I give the kids a Do Now every day and it doesn't take me too long to make because it's usually just one question. I don't make them in advance because a lot of times it relates to the lesson. You can also take questions from the state test for the Do Now. I used to project it but the kids didn't do it. Now, I print it on half sheets of paper and have a kid quickly collect them after we go over it. The kids think I grade them but I just recycle them. Even if some of the kids don't do it, most of them at least write it down when we go over it this way.

Sometimes, the answer is in the simplicity. For example, in elementary, my "bellwork" is having them dive into a book. It sets the tone for the day, shows the importance of reading, is a flexible activity that I don't have to worry about some finishing and some not, and auto-differentiates. For math, I wonder if doing some kind of open-ended question relating to that day's topic would work? Or maybe just make it an initial question that leads into the discussion you'd be starting the lesson with anyways? Definitely don't need to make it something to grade.

I have tried this year to do online bellwork. I had students use online sites such as xtramath.org and ixl, hoping that it would help differentiate my lessons a bit. There have been some issues with it I want to work out, but I have seen it accomplish many of the goals I was hoping it would.

Belkwork does not need to be a worksheet. It can be as simple as one problem up on the board. Students take out a notebook when they walk in, they write down the problem and solve it, you give them two minutes and then go over it. I like the idea of taking a question from a state test. You could also use an SAT prep book.

Why not have students design and deliver your bell work problems? I rarely created bell work problems after first week of school. From then on students did all the bell work as part of homework. I gave them a theme, numbers and operations to use to design their own real-world application problems. They had to write out their problem and show computation. I collected hw and chose a student to "teach" the class their problems. I scanned that student's paper and copied it to the projector. It became the Two Problems when students entered. In advance, I gave each student a generic IBM answer sheet which they kept in the front of their text to use each day. Each problem had four solutions, a-b-c-d, with one being correct (like a test). While the student was teaching I walked around and monitored students.
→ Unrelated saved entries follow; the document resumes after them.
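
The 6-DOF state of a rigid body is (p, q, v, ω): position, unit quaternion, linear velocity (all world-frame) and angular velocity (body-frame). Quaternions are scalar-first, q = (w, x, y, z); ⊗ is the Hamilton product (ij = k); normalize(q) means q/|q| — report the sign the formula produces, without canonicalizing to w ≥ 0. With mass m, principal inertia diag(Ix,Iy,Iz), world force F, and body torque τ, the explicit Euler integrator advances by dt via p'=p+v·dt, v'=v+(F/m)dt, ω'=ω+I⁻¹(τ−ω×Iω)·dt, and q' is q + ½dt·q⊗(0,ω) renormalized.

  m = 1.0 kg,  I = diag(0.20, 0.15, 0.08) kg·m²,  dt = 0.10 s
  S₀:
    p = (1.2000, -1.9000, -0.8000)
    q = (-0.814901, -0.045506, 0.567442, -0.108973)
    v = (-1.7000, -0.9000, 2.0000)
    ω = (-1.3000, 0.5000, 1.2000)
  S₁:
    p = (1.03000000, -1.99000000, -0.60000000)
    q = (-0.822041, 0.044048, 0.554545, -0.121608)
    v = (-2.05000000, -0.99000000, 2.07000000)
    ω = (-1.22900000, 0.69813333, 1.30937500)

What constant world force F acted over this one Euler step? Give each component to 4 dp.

F = (-3.5000, -0.9000, 0.7000)

Δv = v₁−v₀ = (-0.35000000, -0.09000000, 0.07000000)
m·(v₁−v₀)/dt = (-3.5000, -0.9000, 0.7000)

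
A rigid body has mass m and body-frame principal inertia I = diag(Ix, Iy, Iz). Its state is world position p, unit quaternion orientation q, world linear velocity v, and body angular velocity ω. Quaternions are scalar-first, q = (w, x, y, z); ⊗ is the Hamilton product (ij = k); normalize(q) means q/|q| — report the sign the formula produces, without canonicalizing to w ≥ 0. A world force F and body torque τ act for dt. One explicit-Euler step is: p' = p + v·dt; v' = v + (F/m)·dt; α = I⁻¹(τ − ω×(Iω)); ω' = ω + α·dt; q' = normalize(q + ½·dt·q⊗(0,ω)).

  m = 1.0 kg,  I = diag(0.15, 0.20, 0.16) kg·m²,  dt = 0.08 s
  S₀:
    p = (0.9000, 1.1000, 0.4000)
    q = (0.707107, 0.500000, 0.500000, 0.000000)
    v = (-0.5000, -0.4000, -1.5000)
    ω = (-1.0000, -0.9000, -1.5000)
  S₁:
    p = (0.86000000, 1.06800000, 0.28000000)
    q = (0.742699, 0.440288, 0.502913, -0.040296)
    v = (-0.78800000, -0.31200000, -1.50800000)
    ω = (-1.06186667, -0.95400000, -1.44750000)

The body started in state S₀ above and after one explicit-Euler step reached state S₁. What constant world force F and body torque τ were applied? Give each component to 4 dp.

F = (-3.6000, 1.1000, -0.1000)
τ = (-0.1700, -0.1500, 0.1500)

Δω = ω₁−ω₀ = (-0.06186667, -0.05400000, 0.05250000)
gyro term ω₀×Iω₀ = (-0.0540, -0.0150, 0.0450)
τ = I·(Δω/dt) + ω₀×(Iω₀) = (-0.1700, -0.1500, 0.1500)
v₁ − v₀ = (-0.28800000, 0.08800000, -0.00800000)
applied force F = (-3.6000, 1.1000, -0.1000)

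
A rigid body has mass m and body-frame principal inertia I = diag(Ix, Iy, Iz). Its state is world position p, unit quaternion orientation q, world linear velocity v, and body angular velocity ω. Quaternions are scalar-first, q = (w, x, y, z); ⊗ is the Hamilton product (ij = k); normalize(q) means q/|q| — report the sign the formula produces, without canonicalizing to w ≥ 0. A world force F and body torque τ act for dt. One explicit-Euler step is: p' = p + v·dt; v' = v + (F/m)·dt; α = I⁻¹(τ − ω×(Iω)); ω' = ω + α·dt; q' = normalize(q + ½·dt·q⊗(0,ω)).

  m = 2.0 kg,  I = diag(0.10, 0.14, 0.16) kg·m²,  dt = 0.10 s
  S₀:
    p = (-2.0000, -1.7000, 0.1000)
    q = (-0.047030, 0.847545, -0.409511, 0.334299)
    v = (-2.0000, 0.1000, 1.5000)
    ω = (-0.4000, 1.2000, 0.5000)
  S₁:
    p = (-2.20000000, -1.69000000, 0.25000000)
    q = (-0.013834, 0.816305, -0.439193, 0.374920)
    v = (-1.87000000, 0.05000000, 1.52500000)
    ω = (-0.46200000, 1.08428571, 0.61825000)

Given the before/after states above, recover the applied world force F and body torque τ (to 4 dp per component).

velocity change Δv = (0.13000000, -0.05000000, 0.02500000)
applied force F = (2.6000, -1.0000, 0.5000)
Δω = ω₁−ω₀ = (-0.06200000, -0.11571429, 0.11825000)
gyro term ω₀×Iω₀ = (0.0120, 0.0120, -0.0192)
τ = I·(Δω/dt) + ω₀×(Iω₀) = (-0.0500, -0.1500, 0.1700)

F = (2.6000, -1.0000, 0.5000)
τ = (-0.0500, -0.1500, 0.1700)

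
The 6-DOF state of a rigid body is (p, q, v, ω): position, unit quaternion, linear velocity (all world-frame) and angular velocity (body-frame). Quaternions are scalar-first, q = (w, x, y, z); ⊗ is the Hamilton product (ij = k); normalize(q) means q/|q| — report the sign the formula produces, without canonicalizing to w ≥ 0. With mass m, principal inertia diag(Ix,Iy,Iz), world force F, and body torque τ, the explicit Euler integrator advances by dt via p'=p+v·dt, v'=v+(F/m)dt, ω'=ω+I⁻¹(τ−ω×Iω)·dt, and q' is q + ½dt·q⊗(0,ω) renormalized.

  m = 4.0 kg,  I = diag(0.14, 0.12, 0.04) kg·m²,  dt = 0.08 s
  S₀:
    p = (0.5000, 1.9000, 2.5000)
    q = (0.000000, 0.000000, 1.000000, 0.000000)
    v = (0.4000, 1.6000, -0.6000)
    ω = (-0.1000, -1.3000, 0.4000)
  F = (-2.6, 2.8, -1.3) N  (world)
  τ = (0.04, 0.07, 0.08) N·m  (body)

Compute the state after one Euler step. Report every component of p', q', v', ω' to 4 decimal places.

p' = (0.5320, 2.0280, 2.4520)
q' = (0.0519, 0.0160, 0.9985, 0.0040)
v' = (0.3480, 1.6560, -0.6260)
ω' = (-0.1009, -1.2507, 0.5652)

linear accel F/m = (-0.6500, 0.7000, -0.3250)
p' = p + v·dt = (0.5320, 2.0280, 2.4520)
v' = v + a·dt = (0.3480, 1.6560, -0.6260)
(τ − ω×Iω)/I = (-0.0114, 0.6167, 2.0650)
new body rate ω' = (-0.1009, -1.2507, 0.5652)
2q̇ = q⊗(0,ω) = (1.3000000, 0.4000000, 0.0000000, 0.1000000)
q + ½dt·q⊗(0,ω), renormalized = (0.0519, 0.0160, 0.9985, 0.0040)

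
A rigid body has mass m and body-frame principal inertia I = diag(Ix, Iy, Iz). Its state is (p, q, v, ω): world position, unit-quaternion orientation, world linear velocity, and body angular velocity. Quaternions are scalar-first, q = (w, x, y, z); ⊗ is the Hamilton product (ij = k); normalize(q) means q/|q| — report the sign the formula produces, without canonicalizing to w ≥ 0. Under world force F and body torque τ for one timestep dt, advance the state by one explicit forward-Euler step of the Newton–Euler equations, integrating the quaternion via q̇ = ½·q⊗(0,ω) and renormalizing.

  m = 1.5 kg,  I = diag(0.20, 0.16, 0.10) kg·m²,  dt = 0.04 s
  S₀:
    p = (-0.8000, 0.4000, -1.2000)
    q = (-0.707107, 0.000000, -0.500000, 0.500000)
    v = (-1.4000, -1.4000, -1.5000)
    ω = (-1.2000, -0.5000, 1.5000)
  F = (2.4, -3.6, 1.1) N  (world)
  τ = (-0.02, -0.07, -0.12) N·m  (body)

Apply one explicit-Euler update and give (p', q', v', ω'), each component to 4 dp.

p' = (-0.8560, 0.3440, -1.2600)
q' = (-0.7265, 0.0070, -0.5045, 0.4664)
v' = (-1.3360, -1.4960, -1.4707)
ω' = (-1.2130, -0.4725, 1.4616)

ω×(Iω) gyroscopic = (0.0450, -0.1800, -0.0240)
α = I⁻¹(τ − ω×Iω) = (-0.3250, 0.6875, -0.9600)
ω + α·dt = (-1.2130, -0.4725, 1.4616)
Hamilton product q⊗(0,ω) = (-1.0000000, 0.3485284, -0.2464465, -1.6606605)
q + ½dt·q⊗(0,ω), renormalized = (-0.7265, 0.0070, -0.5045, 0.4664)
new position p' = (-0.8560, 0.3440, -1.2600)
v + (F/m)dt = (-1.3360, -1.4960, -1.4707)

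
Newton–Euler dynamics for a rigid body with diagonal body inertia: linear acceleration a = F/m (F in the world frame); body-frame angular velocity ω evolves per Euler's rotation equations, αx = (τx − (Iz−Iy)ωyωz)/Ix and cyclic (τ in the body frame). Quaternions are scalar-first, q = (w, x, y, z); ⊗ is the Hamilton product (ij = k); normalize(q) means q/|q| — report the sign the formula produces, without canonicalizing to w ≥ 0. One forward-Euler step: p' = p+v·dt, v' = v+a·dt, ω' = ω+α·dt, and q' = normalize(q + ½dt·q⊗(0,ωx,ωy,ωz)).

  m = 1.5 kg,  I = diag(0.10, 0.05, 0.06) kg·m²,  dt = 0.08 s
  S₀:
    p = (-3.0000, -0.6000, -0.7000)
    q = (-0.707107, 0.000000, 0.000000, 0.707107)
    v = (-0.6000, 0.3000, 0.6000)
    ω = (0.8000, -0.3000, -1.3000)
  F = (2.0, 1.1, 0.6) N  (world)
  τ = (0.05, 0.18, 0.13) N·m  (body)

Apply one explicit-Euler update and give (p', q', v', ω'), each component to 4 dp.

ω×(Iω) gyroscopic = (0.0039, -0.0416, 0.0120)
α = I⁻¹(τ − ω×Iω) = (0.4610, 4.4320, 1.9667)
new body rate ω' = (0.8369, 0.0546, -1.1427)
2q̇ = q⊗(0,ω) = (0.9192391, -0.3535535, 0.7778177, 0.9192391)
q' = normalize(q + ½dt·q⊗(0,ω)) = (-0.6690, -0.0141, 0.0311, 0.7424)
p' = p + v·dt = (-3.0480, -0.5760, -0.6520)
v + (F/m)dt = (-0.4933, 0.3587, 0.6320)

p' = (-3.0480, -0.5760, -0.6520)
q' = (-0.6690, -0.0141, 0.0311, 0.7424)
v' = (-0.4933, 0.3587, 0.6320)
ω' = (0.8369, 0.0546, -1.1427)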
The next day I chose another student (from the stack of hw).

No matter what system you use, I advocate for keeping it consistent from day to day rather than trying different formats. This keeps kids in a routine, and that is good for classroom management. My preferred method: as students walk in, I have the daily agenda projected on the board. The first item on it says, “Pick Up: ______________. Complete problem ______.” If we are starting a new section of notes, they will pick up the notes handout for the lesson which will have the warmup problem at the top. Incorporating it into the notes handout saves the hassle of making extra copies just for warm-ups, saves time by not having to pass out papers to start, and serves to hold students accountable for completing their warm-ups as part of my periodic binder checks. If you don’t use notes handouts and instead have students write in notebooks, you can type the problem into the agenda and have students write it in their notebooks. If we have already finished the lesson and we will get straight to work on an assignment, they will pick up the assignment and complete a specified problem or problems on that for their warm-up. Each day after working the warm-up individually, I direct students to talk about their process with their shoulder partners, and then we go over it as a class.